In the summer and fall of 2014, Mark Mlella, Nicola Hill, and Rebecca Schauer performed research on three inter-related topics related to the accommodation of strain across the Stillwell anticline system. Mark investigated fracture-filling characteristics and mechanisms, evaluating the relative timing of calcite precipitation in fractures of different orientations, the source of carbon and oxygen in large fractures, the mechanisms active during the filling process, and change in permeability as fractures formed and were later filled. Rebecca modeled the fault-propagation-fold system using Move2014, industry-grade software, testing models of anticline formation based on field data and cross-section construction. Nicola evaluated the mechanisms that accommodated strain in the forelimb of the anticline system, investigating the roles of inter-layer slip, meter-scale flat-ramp fault geometries, and fracturing. She also used the macro-scale fold geometries exposed where drainage systems cut through the anticline to determine the relative strain expected at different locations, assuming a fault-propagation fold development that involved both trishear and kink-band kinematics. All three students presented their work at the Geological Society of America’s national meeting in Vancouver, B.C., Canada, in the fall of 2014.
2012 - 2013
Luciana de la Rocha investigated the role of structural position in the evolution of transitional-scale fracture networks, and Lauren Mercado used compressive strength testing and field data to estimate the relative roles of fracturing, faulting, and inter-layer slip in the folding process. Lauren presented her research at the Trinity Summer Research symposium, and Luciana presented her work at both the national Geological Society of America meeting in Charlotte, North Carolina, in the fall of 2012, and the Southcentral section of the Geological Society of America in the spring of 2013.

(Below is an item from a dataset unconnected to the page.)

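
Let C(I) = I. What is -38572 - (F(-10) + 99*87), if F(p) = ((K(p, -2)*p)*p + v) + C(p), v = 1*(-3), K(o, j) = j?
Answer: -46972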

Erich de Zoeten, Grace Keesling, Lauren Mercado, James Schulz, and Nathan Tinker performed a detailed, bed-scale investigation of lithology, macro-fracture systems, compressive strength, and topographic profile within exposed layers of the Santa Elena limestone. In addition, although not directly related to the Stillwell anticline project, Mary Kate Stewart performed a map-based investigation to assess the relative risk of groundwater contamination by fracking in the Eagle Ford shale. These students presented the results of their research at the Southcentral section of the Geological Society of America in the spring of 2013.
2011 - 2012
Daniel Hoin and Brett Mays performed investigations of the Stillwell anticline system, with Daniel investigating the mechanical stratigraphy of the Santa Elena limestone (the unit which best defines the fold system) and Brett focusing on preliminary 2D inverse kinematic modeling of the anticline system. They presented the results of their research at the Southcentral section of the Geological Society of America in the spring of 2012.